Another way to resolve this matter is when you justify your disagreement with a reason. Like how the subject may have a weakness or is vague or your friend may not be at his best at the time. But this form of rectification can only work when you truly believe in the reason you have.
Since a person’s attitude and behaviour are different, a reason can be created even when the person does not believe in it. This is done to give the impression of not being in a state of dissonance to others. This, however, is only temporary and the dissonance still exists and that person’s opinions must still change to resolve this problem. These are of course just examples and in truth, attitudes and opinions do not change as easily. The difference in changes for example, is affected by the importance of the subject matter and when something that is of less significance threatens to break the positive bond towards something that is much more important, the one that is more important is usually left unaffected.
There can also be dissonance between attitude and behaviours where a person does not agree with his or her own attitude. That person will then work towards creating a balance between the two.
poornima jauhari Profile
poornima jauhari , attitude status, answered

Attitude can be defined as our response to people,
places, things, or events in life.

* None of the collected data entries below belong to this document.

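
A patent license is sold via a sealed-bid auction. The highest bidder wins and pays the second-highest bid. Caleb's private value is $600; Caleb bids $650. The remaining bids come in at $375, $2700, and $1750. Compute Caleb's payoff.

Payoff = $0.

Highest competing bid: $2700.
Caleb's bid $650 is not the highest, so Caleb loses, pays nothing, and earns zero payoff.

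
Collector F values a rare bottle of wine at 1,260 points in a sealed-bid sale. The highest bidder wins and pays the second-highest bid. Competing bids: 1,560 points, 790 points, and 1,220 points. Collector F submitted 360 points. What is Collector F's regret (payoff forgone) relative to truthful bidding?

Regret: 0 points.

The highest competing bid is 1,560 points.
Bidding truthfully at 1,260 points: the top bid is 1,560 points (a rival), so Collector F loses. Payoff = 0 points.
Bidding 360 points: the top bid is 1,560 points (a rival), so Collector F loses. Payoff = 0 points.
Regret = truthful payoff − actual payoff = 0 points − 0 points = 0 points.
The bid only affects whether you win, not the price — here both bids land on the same side of the top rival bid, so the deviation is payoff-neutral.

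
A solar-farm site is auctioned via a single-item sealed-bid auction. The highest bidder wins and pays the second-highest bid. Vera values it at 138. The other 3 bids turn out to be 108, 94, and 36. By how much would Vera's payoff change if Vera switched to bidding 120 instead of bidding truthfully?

The highest competing bid is 108.
Bidding truthfully at 138: Vera has the top bid, wins, and pays the second-highest bid 108. Payoff = 138 − 108 = 30.
Bidding 120: Vera has the top bid, wins, and pays the second-highest bid 108. Payoff = 138 − 108 = 30.
Change = 30 − 30 = 0.

Payoff change: 0.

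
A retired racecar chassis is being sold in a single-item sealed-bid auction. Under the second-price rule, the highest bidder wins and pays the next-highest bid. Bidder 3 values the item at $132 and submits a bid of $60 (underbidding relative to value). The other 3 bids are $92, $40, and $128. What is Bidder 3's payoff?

$0

Highest competing bid: $128.
Bidder 3's bid $60 is not the highest, so Bidder 3 loses, pays nothing, and earns zero payoff.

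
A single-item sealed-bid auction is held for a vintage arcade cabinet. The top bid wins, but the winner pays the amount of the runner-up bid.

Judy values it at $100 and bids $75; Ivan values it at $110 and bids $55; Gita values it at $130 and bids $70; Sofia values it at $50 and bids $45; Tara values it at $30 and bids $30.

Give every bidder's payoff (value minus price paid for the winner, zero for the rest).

Sorted high to low: Judy $75; Gita $70; Ivan $55; Sofia $45; Tara $30.
Judy has the top bid and wins; the price is the second-highest bid, $70.
Judy's payoff = $100 − $70 = $30. All other bidders lose, so their payoff is 0.

Payoffs: Judy $30, Ivan $0, Gita $0, Sofia $0, Tara $0.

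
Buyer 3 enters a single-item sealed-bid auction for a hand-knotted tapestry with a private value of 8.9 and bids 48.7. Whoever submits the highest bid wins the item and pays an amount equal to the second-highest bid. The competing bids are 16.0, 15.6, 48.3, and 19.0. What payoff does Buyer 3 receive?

Payoff = -39.4.

Highest competing bid: 48.3.
Buyer 3's bid 48.7 is the highest overall, so Buyer 3 wins and pays the second-highest bid, 48.3.
Payoff = value − price = 8.9 − 48.3 = -39.4.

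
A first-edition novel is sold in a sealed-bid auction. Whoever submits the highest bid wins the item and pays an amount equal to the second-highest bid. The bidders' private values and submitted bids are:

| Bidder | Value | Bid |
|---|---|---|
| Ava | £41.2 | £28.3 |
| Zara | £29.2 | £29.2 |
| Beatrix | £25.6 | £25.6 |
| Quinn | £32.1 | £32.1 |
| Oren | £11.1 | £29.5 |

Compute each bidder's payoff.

Payoffs: Ava £0.0, Zara £0.0, Beatrix £0.0, Quinn £2.6, Oren £0.0.

Ordered from highest: Quinn £32.1; Oren £29.5; Zara £29.2; Ava £28.3; Beatrix £25.6.
Quinn has the top bid and wins; the price is the second-highest bid, £29.5.
Quinn's payoff = £32.1 − £29.5 = £2.6. All other bidders lose, so their payoff is 0.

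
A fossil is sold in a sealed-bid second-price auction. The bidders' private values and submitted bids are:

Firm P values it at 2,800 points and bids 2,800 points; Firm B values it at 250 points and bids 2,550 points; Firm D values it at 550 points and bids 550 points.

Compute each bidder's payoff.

Payoffs: Firm P 250 points, Firm B 0 points, Firm D 0 points.

Ordered from highest: Firm P 2,800 points > Firm B 2,550 points > Firm D 550 points.
Firm P has the top bid and wins; the price is the second-highest bid, 2,550 points.
Firm P's payoff = 2,800 points − 2,550 points = 250 points. All other bidders lose, so their payoff is 0.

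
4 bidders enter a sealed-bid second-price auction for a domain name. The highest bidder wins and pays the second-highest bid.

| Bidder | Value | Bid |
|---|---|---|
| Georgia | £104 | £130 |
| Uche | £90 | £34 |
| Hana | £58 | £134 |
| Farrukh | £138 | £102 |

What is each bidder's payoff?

Ordered from highest: Hana £134 > Georgia £130 > Farrukh £102 > Uche £34.
Hana has the top bid and wins; the price is the second-highest bid, £130.
Hana's payoff = £58 − £130 = -£72. All other bidders lose, so their payoff is 0.

Georgia £0, Uche £0, Hana -£72, Farrukh £0.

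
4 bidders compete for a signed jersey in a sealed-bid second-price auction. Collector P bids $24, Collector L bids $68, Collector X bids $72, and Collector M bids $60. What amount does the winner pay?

Sorted high to low: Collector X $72 > Collector L $68 > Collector M $60 > Collector P $24.
Collector X has the highest bid, so Collector X wins.
The second-highest bid is $68, so that is what Collector X pays.

The winner pays $68.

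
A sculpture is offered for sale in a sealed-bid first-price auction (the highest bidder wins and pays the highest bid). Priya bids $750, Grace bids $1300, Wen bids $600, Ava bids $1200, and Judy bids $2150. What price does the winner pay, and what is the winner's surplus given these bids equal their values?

The winner pays $2150 for a surplus of $0.

Bids in descending order: Judy $2150; Grace $1300; Ava $1200; Priya $750; Wen $600.
Judy is the highest bidder, so Judy wins.
Under the first-price rule, the price is the highest bid: $2150.
Surplus = $2150 − $2150 = $0.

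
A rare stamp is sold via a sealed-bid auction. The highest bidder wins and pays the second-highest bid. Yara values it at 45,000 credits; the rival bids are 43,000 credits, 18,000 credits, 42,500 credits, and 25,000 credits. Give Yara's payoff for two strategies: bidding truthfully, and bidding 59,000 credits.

The highest competing bid is 43,000 credits.
Bidding truthfully at 45,000 credits: Yara has the top bid, wins, and pays the second-highest bid 43,000 credits. Payoff = 45,000 credits − 43,000 credits = 2,000 credits.
Bidding 59,000 credits: Yara has the top bid, wins, and pays the second-highest bid 43,000 credits. Payoff = 45,000 credits − 43,000 credits = 2,000 credits.
The bid only affects whether you win, not the price — here both bids land on the same side of the top rival bid, so the deviation is payoff-neutral.

(a) 2,000 credits  (b) 2,000 credits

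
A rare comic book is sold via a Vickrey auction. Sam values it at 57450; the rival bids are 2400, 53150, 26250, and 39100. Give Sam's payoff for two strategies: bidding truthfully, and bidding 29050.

Truthful: 4300; alternative: 0.

The highest competing bid is 53150.
Bidding truthfully at 57450: Sam has the top bid, wins, and pays the second-highest bid 53150. Payoff = 57450 − 53150 = 4300.
Bidding 29050: the top bid is 53150 (a rival), so Sam loses. Payoff = 0.
This is the dominant-strategy logic: truthful bidding weakly beats any alternative.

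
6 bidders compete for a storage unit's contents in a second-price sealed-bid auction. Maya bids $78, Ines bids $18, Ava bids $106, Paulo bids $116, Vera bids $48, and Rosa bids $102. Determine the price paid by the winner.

Sorted high to low: Paulo $116 > Ava $106 > Rosa $102 > Maya $78 > Vera $48 > Ines $18.
Paulo has the highest bid, so Paulo wins.
The second-highest bid is $106, so that is what Paulo pays.

$106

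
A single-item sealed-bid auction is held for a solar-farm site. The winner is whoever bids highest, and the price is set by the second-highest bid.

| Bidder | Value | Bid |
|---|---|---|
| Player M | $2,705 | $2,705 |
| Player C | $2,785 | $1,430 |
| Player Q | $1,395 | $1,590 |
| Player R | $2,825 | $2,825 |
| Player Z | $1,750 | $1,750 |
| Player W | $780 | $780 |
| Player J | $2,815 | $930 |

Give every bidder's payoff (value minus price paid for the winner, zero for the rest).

Payoffs: Player M $0, Player C $0, Player Q $0, Player R $120, Player Z $0, Player W $0, Player J $0.

Bids in descending order: Player R $2,825, then Player M $2,705, then Player Z $1,750, then Player Q $1,590, then Player C $1,430, then Player J $930, then Player W $780.
Player R has the top bid and wins; the price is the second-highest bid, $2,705.
Player R's payoff = $2,825 − $2,705 = $120. All other bidders lose, so their payoff is 0.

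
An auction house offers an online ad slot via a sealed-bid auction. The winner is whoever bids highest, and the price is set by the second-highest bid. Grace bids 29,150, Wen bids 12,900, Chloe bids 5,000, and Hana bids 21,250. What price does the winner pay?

Price paid: 21,250.

Ranking the bids: Grace 29,150 > Hana 21,250 > Wen 12,900 > Chloe 5,000.
Grace has the highest bid, so Grace wins.
The second-highest bid is 21,250, so that is what Grace pays.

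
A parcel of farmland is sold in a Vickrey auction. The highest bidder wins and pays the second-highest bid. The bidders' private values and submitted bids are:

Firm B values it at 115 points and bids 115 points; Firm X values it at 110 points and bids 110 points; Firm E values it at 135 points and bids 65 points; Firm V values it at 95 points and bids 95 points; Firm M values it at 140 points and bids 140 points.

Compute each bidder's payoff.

Payoffs: Firm B 0 points, Firm X 0 points, Firm E 0 points, Firm V 0 points, Firm M 25 points.

Sorted high to low: Firm M 140 points; Firm B 115 points; Firm X 110 points; Firm V 95 points; Firm E 65 points.
Firm M has the top bid and wins; the price is the second-highest bid, 115 points.
Firm M's payoff = 140 points − 115 points = 25 points. All other bidders lose, so their payoff is 0.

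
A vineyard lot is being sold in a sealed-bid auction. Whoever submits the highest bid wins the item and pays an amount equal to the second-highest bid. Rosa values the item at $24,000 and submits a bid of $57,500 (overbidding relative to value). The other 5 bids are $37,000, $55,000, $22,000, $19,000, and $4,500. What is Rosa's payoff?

Rosa's payoff: -$31,000.

Highest competing bid: $55,000.
Rosa's bid $57,500 is the highest overall, so Rosa wins and pays the second-highest bid, $55,000.
Payoff = value − price = $24,000 − $55,000 = -$31,000.
Overbidding won the item at a price above value — truthful bidding would have avoided this loss.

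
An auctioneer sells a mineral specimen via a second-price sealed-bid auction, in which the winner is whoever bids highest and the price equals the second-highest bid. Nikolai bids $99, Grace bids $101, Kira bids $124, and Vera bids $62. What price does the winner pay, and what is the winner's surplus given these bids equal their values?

The winner pays $101 for a surplus of $23.

Ordered from highest: Kira $124 > Grace $101 > Nikolai $99 > Vera $62.
Kira is the highest bidder, so Kira wins.
Under the second-price rule, the price is the second-highest bid: $101.
Surplus = $124 − $101 = $23.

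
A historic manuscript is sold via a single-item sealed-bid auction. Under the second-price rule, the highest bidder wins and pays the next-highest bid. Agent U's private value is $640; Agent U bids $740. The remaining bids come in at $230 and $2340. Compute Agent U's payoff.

Agent U's payoff: $0.

Highest competing bid: $2340.
Agent U's bid $740 is not the highest, so Agent U loses, pays nothing, and earns zero payoff.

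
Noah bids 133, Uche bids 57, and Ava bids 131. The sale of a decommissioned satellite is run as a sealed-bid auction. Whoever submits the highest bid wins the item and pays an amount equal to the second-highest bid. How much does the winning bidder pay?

Price paid: 131.

Bids in descending order: Noah 133; Ava 131; Uche 57.
Noah has the highest bid, so Noah wins.
The second-highest bid is 131, so that is what Noah pays.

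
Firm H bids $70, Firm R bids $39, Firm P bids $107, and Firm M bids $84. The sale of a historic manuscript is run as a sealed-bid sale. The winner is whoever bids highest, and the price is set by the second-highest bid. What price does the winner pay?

$84

Bids in descending order: Firm P $107, then Firm M $84, then Firm H $70, then Firm R $39.
Firm P has the highest bid, so Firm P wins.
The second-highest bid is $84, so that is what Firm P pays.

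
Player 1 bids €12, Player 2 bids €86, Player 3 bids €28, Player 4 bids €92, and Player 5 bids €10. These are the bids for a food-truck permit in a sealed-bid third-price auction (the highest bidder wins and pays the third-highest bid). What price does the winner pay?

Ranking the bids: Player 4 €92; Player 2 €86; Player 3 €28; Player 1 €12; Player 5 €10.
Player 4 is the highest bidder, so Player 4 wins.
Under the third-price rule, the price is the third-highest bid: €28.

The winner pays €28.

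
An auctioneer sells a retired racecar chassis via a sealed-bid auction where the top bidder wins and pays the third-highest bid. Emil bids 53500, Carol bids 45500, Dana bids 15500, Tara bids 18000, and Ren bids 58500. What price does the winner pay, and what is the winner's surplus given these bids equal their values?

Ranking the bids: Ren 58500 > Emil 53500 > Carol 45500 > Tara 18000 > Dana 15500.
Ren is the highest bidder, so Ren wins.
Under the third-price rule, the price is the third-highest bid: 45500.
Surplus = 58500 − 45500 = 13000.

The winner pays 45500 for a surplus of 13000.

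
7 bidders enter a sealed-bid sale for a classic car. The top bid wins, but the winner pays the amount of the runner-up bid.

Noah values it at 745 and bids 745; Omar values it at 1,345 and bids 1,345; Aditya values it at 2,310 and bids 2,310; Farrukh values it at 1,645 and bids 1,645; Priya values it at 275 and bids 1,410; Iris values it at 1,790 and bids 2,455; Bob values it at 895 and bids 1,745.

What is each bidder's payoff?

Payoffs: Noah 0, Omar 0, Aditya 0, Farrukh 0, Priya 0, Iris -520, Bob 0.

Bids in descending order: Iris 2,455 > Aditya 2,310 > Bob 1,745 > Farrukh 1,645 > Priya 1,410 > Omar 1,345 > Noah 745.
Iris has the top bid and wins; the price is the second-highest bid, 2,310.
Iris's payoff = 1,790 − 2,310 = -520. All other bidders lose, so their payoff is 0.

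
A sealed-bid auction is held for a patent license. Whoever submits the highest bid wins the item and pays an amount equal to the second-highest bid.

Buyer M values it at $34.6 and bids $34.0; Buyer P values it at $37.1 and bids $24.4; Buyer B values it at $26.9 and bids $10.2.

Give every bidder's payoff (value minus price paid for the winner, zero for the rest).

Ranking the bids: Buyer M $34.0 > Buyer P $24.4 > Buyer B $10.2.
Buyer M has the top bid and wins; the price is the second-highest bid, $24.4.
Buyer M's payoff = $34.6 − $24.4 = $10.2. All other bidders lose, so their payoff is 0.

Buyer M $10.2, Buyer P $0.0, Buyer B $0.0.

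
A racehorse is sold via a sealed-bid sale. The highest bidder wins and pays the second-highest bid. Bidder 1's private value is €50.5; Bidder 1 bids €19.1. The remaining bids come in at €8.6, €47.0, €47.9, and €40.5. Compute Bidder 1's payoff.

Payoff = €0.0.

Highest competing bid: €47.9.
Bidder 1's bid €19.1 is not the highest, so Bidder 1 loses, pays nothing, and earns zero payoff.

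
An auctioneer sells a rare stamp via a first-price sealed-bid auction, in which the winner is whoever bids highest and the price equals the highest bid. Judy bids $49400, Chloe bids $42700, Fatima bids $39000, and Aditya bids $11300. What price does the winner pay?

$49400

Bids in descending order: Judy $49400; Chloe $42700; Fatima $39000; Aditya $11300.
Judy is the highest bidder, so Judy wins.
Under the first-price rule, the price is the highest bid: $49400.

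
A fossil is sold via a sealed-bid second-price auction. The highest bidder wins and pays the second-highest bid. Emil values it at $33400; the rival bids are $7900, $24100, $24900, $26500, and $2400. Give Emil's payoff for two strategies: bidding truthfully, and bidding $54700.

(a) $6900  (b) $6900

The highest competing bid is $26500.
Bidding truthfully at $33400: Emil has the top bid, wins, and pays the second-highest bid $26500. Payoff = $33400 − $26500 = $6900.
Bidding $54700: Emil has the top bid, wins, and pays the second-highest bid $26500. Payoff = $33400 − $26500 = $6900.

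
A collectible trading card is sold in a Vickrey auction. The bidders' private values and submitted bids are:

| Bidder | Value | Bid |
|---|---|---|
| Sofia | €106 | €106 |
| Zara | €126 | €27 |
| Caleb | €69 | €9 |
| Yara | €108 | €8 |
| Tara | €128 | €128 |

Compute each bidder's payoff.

Bids in descending order: Tara €128; Sofia €106; Zara €27; Caleb €9; Yara €8.
Tara has the top bid and wins; the price is the second-highest bid, €106.
Tara's payoff = €128 − €106 = €22. All other bidders lose, so their payoff is 0.

Sofia €0, Zara €0, Caleb €0, Yara €0, Tara €22.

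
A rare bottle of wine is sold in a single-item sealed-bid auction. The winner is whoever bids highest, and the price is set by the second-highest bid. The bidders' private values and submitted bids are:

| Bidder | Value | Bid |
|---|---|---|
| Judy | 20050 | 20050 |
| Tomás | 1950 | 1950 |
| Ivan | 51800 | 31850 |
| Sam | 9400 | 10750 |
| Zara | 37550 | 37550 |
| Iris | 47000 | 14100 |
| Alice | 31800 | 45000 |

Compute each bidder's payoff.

Bids in descending order: Alice 45000 > Zara 37550 > Ivan 31850 > Judy 20050 > Iris 14100 > Sam 10750 > Tomás 1950.
Alice has the top bid and wins; the price is the second-highest bid, 37550.
Alice's payoff = 31800 − 37550 = -5750. All other bidders lose, so their payoff is 0.

Payoffs: Judy 0, Tomás 0, Ivan 0, Sam 0, Zara 0, Iris 0, Alice -5750.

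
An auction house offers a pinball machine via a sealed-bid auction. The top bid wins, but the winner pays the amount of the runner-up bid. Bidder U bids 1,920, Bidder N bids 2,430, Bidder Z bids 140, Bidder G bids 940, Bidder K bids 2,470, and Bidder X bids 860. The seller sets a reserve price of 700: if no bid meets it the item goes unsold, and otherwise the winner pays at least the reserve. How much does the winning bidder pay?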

It can be referred to as a person's
viewpoint, mindset, beliefs, etc. Our attitude towards people, places, things,
or situations determines the choices that we make. Attitude status is composed of
three components, which include cognitive component, affective/emotional
component, and behavioral component. Basically, the cognitive component is
based on the information or knowledge, whereas affective component is based on
the feelings. The behavioral component reflects how the attitude affects the
way we act or behave.
For instance, in case of a person who is scared of an injection or a needle,
the cognitive component might be the fact that an injection would hurt. On the
other hand, the affective component would be the feeling that he/she is scared
of injection. The behavioral component would be that the person would
completely avoid getting an injection or scream at the sight of one. So, an
attitude is essentially like an evaluative statement that is either positive or
negative depending on the degree of like or dislike for the matter in question.